Mining farm—A large-scale, commercial cryptocurrency mining operation, usually run by a corporation.
Mint—To generate a new coin as a part of a blockchain.
Non-fungible Token (NFT)—A type of digital asset in which each token that is minted is unique and has a different value. Contrast this with “fungible” assets, like Bitcoin or dollar bills, in which each unit of the currency can be interchanged with any other unit. “Due to their unique nature, NFTs can be used to authenticate the ownership of digital assets such as art, virtual real estate, recordings, or pets.” (Source: Coinbase)
Node—On a distributed or peer-to-peer system like a blockchain, a node is a user, client, device or computer that relays transactions and blocks through the network.
Operations Security (OPSEC)—The process of creating a system to protect the security and privacy of your data, and sometimes physical premises as well.
Overclock—Running hardware at higher power than the manufacturer’s recommended preset parameters.
Power Distribution Unit (PDU)—A device that supplies energy from a main power source to multiple machines drawing an electrical load. Designed to convert the electric current to the right format for the specific machines and to distribute power equally. Useful for powering multiple ASIC mining rigs off a 240-volt circuit.
Power Supply Unit (PSU)—A device that supplies energy from a main power source to a machine drawing an electrical load. Designed to convert the electric current to the right format for the device that is being used.
Privacy coin—Cryptocurrencies that still operate on an open public ledger, but hides data such as wallet addresses or transaction amounts that could be used to trace the owner.
Satoshi Nakamoto—The pseudonym of the person or group who is credited with the introduction of Bitcoin.
Smart contract—An automated digital contract that is executed without the involvement of a third party.
Threading—A CPU‘s ability to split into additional cores for more processing power.
Water cooling—An indirect chip-cooling technology to cool powerful mining rigs.
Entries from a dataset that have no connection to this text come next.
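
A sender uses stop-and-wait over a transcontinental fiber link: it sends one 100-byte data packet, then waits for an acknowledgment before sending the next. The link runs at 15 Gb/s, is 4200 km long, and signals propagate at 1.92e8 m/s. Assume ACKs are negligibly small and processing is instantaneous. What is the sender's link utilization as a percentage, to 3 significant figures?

0.000122 %

t_tx = L/R = 800/15000000000 = 5.33333e-08 s.
t_prop = 4200000/192000000 = 0.021875 s; RTT = 0.04375 s.
Cycle = t_tx + RTT = 0.0437501 s.
Utilization = t_tx / cycle = 5.33333e-08/0.0437501 = 0.000122 %.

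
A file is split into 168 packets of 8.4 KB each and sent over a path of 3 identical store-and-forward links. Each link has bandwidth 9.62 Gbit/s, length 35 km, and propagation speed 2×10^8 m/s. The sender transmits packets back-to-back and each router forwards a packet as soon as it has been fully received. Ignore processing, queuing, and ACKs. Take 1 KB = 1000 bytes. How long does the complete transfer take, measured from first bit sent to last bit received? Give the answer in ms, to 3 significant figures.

Per-hop transmission t_tx = L/R = 67200/9620000000 = 0.00698545 ms.
Per-hop propagation t_prop = 35000/200000000 = 0.175 ms.
Pipeline fill: first packet needs 3·t_tx to clear all hops; remaining 167 packets each add one t_tx.
Total = (3+168-1)·t_tx + 3·t_prop = 170·0.00698545 + 3·0.175 = 1.71 ms.

1.71 ms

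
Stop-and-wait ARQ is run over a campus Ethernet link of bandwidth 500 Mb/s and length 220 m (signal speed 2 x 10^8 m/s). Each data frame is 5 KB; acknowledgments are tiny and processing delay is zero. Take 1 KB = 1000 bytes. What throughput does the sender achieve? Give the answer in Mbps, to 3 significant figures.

t_tx = L/R = 40000/500000000 = 8e-05 s.
t_prop = 220/200000000 = 1.1e-06 s; RTT = 2.2e-06 s.
Cycle = t_tx + RTT = 8.22e-05 s.
Throughput = L / cycle = 40000 / 8.22e-05 = 487 Mbps.

487 Mbps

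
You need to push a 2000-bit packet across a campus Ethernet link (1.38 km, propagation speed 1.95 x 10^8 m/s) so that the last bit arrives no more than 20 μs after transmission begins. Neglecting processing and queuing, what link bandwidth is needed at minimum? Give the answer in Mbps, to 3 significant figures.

Propagation delay = 1380 / 195000000 = 7.07692 μs.
Transmission budget = 20 − 7.07692 = 12.9231 μs.
R ≥ L / t_tx = 2000 bits / 1.29231e-05 s = 155 Mbps.

155 Mbps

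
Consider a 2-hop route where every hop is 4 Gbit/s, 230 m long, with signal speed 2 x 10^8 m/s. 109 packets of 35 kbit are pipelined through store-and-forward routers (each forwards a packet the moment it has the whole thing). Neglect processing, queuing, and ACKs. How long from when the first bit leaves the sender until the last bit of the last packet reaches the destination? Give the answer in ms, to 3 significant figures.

0.965 ms

Per-hop transmission t_tx = L/R = 35000/4000000000 = 0.00875 ms.
Per-hop propagation t_prop = 230/200000000 = 0.00115 ms.
Pipeline fill: first packet needs 2·t_tx to clear all hops; remaining 108 packets each add one t_tx.
Total = (2+109-1)·t_tx + 2·t_prop = 110·0.00875 + 2·0.00115 = 0.965 ms.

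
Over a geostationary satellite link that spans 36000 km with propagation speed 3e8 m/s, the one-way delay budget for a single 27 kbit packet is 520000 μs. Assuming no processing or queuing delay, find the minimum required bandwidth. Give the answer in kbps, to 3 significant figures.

Propagation delay = 36000000 / 300000000 = 120000 μs.
Transmission budget = 520000 − 120000 = 400000 μs.
R ≥ L / t_tx = 27000 bits / 0.4 s = 67.5 kbps.

67.5 kbps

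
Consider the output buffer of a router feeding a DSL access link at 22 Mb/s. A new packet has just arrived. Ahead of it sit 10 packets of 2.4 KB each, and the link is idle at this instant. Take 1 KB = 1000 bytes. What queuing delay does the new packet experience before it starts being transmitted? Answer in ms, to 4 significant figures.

Each queued packet: L/R = 19200/22000000 = 0.872727 ms.
10 queued → 8.72727 ms.
Queuing delay = 8.727 ms.

8.727 ms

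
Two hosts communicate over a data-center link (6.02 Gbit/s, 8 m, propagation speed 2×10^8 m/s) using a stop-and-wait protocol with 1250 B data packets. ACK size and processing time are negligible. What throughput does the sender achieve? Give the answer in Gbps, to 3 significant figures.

5.74 Gbps

t_tx = L/R = 10000/6020000000 = 1.66113e-06 s.
t_prop = 8/200000000 = 4e-08 s; RTT = 8e-08 s.
Cycle = t_tx + RTT = 1.74113e-06 s.
Throughput = L / cycle = 10000 / 1.74113e-06 = 5.74 Gbps.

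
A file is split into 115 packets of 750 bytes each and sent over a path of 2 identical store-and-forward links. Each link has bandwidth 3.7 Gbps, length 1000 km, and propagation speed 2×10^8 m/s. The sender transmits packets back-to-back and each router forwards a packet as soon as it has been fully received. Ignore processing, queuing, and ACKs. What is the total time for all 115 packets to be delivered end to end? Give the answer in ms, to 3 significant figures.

Per-hop transmission t_tx = L/R = 6000/3700000000 = 0.00162162 ms.
Per-hop propagation t_prop = 1000000/200000000 = 5 ms.
Pipeline fill: first packet needs 2·t_tx to clear all hops; remaining 114 packets each add one t_tx.
Total = (2+115-1)·t_tx + 2·t_prop = 116·0.00162162 + 2·5 = 10.2 ms.

10.2 ms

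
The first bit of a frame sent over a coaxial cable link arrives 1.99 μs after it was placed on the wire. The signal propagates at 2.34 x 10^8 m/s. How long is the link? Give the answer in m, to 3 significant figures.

466 m

d = s × t_prop = 234000000 × 1.99e-06 = 466 m.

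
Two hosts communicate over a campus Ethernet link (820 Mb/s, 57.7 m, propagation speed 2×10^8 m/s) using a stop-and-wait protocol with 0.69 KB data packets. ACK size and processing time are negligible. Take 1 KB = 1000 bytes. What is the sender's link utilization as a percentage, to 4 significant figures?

t_tx = L/R = 5520/820000000 = 6.73171e-06 s.
t_prop = 57.7/200000000 = 2.885e-07 s; RTT = 5.77e-07 s.
Cycle = t_tx + RTT = 7.30871e-06 s.
Utilization = t_tx / cycle = 6.73171e-06/7.30871e-06 = 92.11 %.

92.11 %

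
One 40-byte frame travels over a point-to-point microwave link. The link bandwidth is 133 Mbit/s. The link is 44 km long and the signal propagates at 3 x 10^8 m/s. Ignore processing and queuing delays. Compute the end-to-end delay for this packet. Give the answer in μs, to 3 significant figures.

L = 40 × 8 = 320 bits.
Transmission delay = L/R = 320 / 133000000 = 2.40602 μs.
Propagation delay = d/s = 44000 m / 300000000 m/s = 146.667 μs.
Total = 149 μs.

149 μs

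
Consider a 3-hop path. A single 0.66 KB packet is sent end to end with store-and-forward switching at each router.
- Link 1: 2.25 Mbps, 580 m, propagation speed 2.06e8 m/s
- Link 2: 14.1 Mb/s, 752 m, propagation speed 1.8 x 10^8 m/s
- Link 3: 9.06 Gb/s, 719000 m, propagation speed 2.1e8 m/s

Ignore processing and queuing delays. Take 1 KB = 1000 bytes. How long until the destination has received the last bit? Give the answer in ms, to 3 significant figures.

6.15 ms

L = 5280 bits.
Transmission delays (L/R per hop): 2.34667, 0.374468, 0.000582781 ms; sum = 2.72172 ms.
Propagation delays (d/s per hop): 0.00281553, 0.00417778, 3.42381 ms; sum = 3.4308 ms.
End-to-end = 6.15 ms.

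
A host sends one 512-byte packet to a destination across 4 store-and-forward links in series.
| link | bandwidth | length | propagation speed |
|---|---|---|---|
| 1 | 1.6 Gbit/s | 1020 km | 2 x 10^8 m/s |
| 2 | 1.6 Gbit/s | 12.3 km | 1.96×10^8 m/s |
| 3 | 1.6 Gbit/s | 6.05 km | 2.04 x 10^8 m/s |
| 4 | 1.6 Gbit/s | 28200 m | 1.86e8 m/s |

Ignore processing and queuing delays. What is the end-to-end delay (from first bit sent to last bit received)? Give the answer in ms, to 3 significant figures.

5.35 ms

L = 512 × 8 = 4096 bits.
Transmission delay per hop = L/R = 4096/1600000000 = 0.00256 ms; 4 hops → 0.01024 ms.
Propagation delays (d/s per hop): 5.1, 0.0627551, 0.0296569, 0.151613 ms; sum = 5.34402 ms.
End-to-end = 5.35 ms.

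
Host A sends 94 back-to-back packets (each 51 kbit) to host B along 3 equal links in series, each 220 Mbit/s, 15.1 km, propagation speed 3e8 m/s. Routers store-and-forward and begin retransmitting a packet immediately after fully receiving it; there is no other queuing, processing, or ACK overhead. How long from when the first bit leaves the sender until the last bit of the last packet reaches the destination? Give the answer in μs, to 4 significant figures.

22410 μs

Per-hop transmission t_tx = L/R = 51000/220000000 = 231.818 μs.
Per-hop propagation t_prop = 15100/300000000 = 50.3333 μs.
Pipeline fill: first packet needs 3·t_tx to clear all hops; remaining 93 packets each add one t_tx.
Total = (3+94-1)·t_tx + 3·t_prop = 96·231.818 + 3·50.3333 = 22410 μs.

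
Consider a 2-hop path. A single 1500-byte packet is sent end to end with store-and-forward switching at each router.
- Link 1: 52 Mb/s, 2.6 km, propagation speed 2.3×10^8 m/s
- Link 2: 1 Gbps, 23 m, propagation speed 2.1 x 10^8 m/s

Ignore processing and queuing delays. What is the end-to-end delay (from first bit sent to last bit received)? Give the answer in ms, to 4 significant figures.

L = 1500 × 8 = 12000 bits.
Transmission delays (L/R per hop): 0.230769, 0.012 ms; sum = 0.242769 ms.
Propagation delays (d/s per hop): 0.0113043, 0.000109524 ms; sum = 0.0114139 ms.
End-to-end = 0.2542 ms.

0.2542 ms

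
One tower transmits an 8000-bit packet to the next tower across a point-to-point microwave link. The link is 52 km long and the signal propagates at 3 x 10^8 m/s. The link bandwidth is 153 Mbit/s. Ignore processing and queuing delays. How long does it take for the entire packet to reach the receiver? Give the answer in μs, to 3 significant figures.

Transmission delay = L/R = 8000 / 153000000 = 52.2876 μs.
Propagation delay = d/s = 52000 m / 300000000 m/s = 173.333 μs.
Total = 226 μs.

226 μs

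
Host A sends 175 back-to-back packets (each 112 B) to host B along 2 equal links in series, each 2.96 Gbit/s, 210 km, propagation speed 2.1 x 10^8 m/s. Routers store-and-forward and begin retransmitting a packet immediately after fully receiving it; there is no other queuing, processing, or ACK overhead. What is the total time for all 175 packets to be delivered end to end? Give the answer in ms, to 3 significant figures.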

Mining machines are retrofitted with special water-cooling plates which are placed on top of the chipsets, and cool water is run through the cooling plates, reducing heat on the chips. The water is pumped through a heat exchanger and returns to the loop system once cooled. No water touches the chips.
Worker—Used to refer to a specific crypto mining machine when mining in a pool.
Universal 2nd Factor—An open authentication standard that uses specialized USB or NFC (near-field communication) devices to help authenticate a user instead of/on top of a regular password. These devices are plugged into a computer or device to authenticate the user, ensuring that private keys are never sent over the internet.
Unspent Transaction Output (UTXI)—The unspent output of a cryptocurrency transaction. Think of it as the “change” from your transaction. If you have 3 BTC and spend 1 BTC, the output of the transaction will be 1 BTC paid to the other party and 2 BTC returned to you as a UTXO. While UTXOs are stored in discrete units, unlike physical currency, they do not have denominations and can come in any amount. Up until the coin is used as an input in another transaction—at which point it has been spent—an output remains a UTXO.